I.2. (Effect Sizes for Nonparametric Tests) Research and explain the rank-biserial correlation as an effect size measure for the Mann-Whitney U test. How is it computed from the U statistic? What are its benchmarks? Use Alex's streaming data from Section 21.6 as an example.

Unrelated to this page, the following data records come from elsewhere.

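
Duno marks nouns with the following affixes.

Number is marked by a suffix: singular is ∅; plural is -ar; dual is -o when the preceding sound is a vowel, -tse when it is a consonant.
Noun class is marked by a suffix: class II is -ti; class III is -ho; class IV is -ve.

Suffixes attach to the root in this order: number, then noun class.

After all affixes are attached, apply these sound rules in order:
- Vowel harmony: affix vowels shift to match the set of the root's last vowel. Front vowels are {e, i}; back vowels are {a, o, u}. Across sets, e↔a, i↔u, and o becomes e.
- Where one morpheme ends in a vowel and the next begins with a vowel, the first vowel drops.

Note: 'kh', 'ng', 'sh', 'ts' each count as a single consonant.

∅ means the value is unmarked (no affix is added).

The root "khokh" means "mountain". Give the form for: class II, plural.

khokhartu

Attach number plural -ar → khokhar.
Attach noun class class II -ti → khokharti.
Apply vowel harmony: khokharti → khokhartu.
Vowel deletion: no change.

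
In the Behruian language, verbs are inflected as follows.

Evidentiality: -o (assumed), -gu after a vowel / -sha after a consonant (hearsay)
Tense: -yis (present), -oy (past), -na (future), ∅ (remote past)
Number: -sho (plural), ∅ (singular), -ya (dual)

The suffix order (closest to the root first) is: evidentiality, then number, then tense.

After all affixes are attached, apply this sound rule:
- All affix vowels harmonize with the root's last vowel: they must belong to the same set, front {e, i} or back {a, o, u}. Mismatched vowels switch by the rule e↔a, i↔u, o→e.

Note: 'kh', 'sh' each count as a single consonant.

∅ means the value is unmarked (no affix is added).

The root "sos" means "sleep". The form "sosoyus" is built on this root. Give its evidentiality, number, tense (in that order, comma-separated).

Segment: sos-o-yis.
evidentiality: -o → assumed.
number: ∅ → singular.
tense: -yis → present.

assumed, singular, present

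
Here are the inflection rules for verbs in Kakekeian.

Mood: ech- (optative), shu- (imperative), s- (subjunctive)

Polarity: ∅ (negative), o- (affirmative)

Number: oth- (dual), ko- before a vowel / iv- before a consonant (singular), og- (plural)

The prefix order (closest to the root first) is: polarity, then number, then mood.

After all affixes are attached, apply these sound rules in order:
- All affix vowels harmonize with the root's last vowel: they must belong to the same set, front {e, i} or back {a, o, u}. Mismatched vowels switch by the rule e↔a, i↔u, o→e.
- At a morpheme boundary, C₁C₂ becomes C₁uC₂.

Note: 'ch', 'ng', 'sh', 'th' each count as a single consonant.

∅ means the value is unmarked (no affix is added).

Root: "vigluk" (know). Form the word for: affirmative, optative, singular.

achukoovigluk

Attach polarity affirmative o- → ovigluk.
Attach number singular ko- (before vowel 'o') → koovigluk.
Attach mood optative ech- → echkoovigluk.
Apply vowel harmony: echkoovigluk → achkoovigluk.
Apply epenthesis: achkoovigluk → achukoovigluk.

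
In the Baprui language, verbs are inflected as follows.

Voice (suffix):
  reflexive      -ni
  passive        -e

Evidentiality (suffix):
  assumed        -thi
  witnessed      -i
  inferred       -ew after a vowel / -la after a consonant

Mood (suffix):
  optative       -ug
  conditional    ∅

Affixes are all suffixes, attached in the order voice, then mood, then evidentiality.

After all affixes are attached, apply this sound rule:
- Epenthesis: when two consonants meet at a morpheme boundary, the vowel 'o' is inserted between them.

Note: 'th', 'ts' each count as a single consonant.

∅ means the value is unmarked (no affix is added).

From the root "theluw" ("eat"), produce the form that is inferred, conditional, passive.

Attach voice passive -e → theluwe.
mood = conditional: zero marking, form stays theluwe.
Attach evidentiality inferred -ew (after vowel 'e') → theluweew.
Epenthesis: no change.

theluweew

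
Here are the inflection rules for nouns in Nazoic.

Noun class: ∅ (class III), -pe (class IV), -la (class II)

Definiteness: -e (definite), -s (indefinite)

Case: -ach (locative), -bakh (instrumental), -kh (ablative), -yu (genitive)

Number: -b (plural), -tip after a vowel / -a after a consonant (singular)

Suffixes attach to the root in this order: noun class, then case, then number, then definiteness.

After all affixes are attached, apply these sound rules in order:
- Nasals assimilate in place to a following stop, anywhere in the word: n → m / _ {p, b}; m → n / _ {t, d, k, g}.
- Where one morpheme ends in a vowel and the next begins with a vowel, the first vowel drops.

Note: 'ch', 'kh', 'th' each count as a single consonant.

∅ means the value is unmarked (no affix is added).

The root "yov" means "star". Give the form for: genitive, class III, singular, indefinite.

yovyutips

noun class = class III: zero marking, form stays yov.
Attach case genitive -yu → yovyu.
Attach number singular -tip (after vowel 'u') → yovyutip.
Attach definiteness indefinite -s → yovyutips.
Nasal assimilation: no change.
Vowel deletion: no change.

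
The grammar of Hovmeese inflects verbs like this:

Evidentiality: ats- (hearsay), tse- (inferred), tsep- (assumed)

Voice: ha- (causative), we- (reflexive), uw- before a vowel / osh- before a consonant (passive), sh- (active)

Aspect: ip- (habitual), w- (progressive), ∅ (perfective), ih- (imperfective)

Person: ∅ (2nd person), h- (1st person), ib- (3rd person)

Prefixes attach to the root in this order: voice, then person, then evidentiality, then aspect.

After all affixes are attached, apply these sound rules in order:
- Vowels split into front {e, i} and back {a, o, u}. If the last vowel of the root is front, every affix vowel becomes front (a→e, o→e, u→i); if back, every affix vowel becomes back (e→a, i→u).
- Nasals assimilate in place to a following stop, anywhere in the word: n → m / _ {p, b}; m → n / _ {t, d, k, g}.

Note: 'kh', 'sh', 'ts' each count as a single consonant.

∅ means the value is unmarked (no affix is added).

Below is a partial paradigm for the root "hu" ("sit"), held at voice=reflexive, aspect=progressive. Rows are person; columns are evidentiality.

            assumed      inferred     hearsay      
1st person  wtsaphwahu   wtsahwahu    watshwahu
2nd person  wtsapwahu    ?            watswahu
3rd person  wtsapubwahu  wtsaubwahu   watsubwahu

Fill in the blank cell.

Attach voice reflexive we- → wehu.
person = 2nd person: zero marking, form stays wehu.
Attach evidentiality inferred tse- → tsewehu.
Attach aspect progressive w- → wtsewehu.
Apply vowel harmony: wtsewehu → wtsawahu.
Nasal assimilation: no change.

wtsawahu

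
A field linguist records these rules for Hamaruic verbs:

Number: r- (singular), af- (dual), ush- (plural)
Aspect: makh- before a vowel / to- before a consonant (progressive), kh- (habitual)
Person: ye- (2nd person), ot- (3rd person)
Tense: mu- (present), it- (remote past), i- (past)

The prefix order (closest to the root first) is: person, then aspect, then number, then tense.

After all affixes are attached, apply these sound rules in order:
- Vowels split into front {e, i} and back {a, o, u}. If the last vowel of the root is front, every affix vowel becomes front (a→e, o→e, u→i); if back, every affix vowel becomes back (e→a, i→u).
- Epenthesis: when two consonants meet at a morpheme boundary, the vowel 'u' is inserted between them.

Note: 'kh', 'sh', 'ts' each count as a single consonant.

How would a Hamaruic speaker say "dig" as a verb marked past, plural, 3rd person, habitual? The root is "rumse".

Attach person 3rd person ot- → otrumse.
Attach aspect habitual kh- → khotrumse.
Attach number plural ush- → ushkhotrumse.
Attach tense past i- → iushkhotrumse.
Apply vowel harmony: iushkhotrumse → iishkhetrumse.
Apply epenthesis: iishkhetrumse → iishukheturumse.

iishukheturumse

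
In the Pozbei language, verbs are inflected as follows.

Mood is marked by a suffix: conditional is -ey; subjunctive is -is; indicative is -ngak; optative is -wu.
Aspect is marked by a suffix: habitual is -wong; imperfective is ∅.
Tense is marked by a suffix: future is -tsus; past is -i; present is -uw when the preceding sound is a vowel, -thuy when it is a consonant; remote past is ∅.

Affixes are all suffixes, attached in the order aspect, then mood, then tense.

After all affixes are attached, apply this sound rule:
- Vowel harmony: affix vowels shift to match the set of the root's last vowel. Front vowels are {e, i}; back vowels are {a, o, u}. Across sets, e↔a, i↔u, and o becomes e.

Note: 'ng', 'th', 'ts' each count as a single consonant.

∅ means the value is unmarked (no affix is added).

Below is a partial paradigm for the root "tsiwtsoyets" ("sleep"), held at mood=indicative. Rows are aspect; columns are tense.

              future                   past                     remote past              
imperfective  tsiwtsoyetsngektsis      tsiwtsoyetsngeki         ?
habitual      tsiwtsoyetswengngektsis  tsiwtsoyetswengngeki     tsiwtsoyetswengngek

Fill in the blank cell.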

I.3. (Friedman Test — Beyond this Chapter) The Friedman test is the nonparametric alternative to repeated-measures ANOVA. Research how it works and explain in 200-300 words how it extends the Kruskal-Wallis test for within-subjects designs. When would Sam use a Friedman test instead of a Kruskal-Wallis test?
Part J: Mixed Practice ⭐⭐
J.1. Match each scenario to the most appropriate test:
| Scenario | Test Options |
|---|---|
| (a) Compare median income in two cities, $n = 200$ per city, right-skewed | A. Paired t-test |
| (b) Compare blood pressure before and after medication, $n = 10$, normal | B. Mann-Whitney U |
| (c) Compare satisfaction ratings (1-5) across 4 stores | C. ANOVA |
| (d) Compare test scores of three classes, $n = 100$ each, normal | D. Kruskal-Wallis |
| (e) Compare weight before and after diet, $n = 8$, skewed differences | E. Wilcoxon signed-rank |
J.2. For each of the following p-value pairs, explain what the agreement or disagreement tells you about the data:
(a) t-test: $p = 0.003$; Mann-Whitney: $p = 0.005$ (b) t-test: $p = 0.048$; Mann-Whitney: $p = 0.082$ (c) Paired t-test: $p = 0.15$; Wilcoxon signed-rank: $p = 0.14$ (d) ANOVA: $p = 0.001$; Kruskal-Wallis: $p = 0.003$ (e) t-test: $p = 0.22$; Mann-Whitney: $p = 0.03$
J.3. A researcher reports: "The Kruskal-Wallis test was not significant ($H = 3.12$, $df = 3$, $p = 0.37$), so I ran pairwise Mann-Whitney tests and found that Groups A and D differ significantly ($p = 0.02$)." What is wrong with this analysis?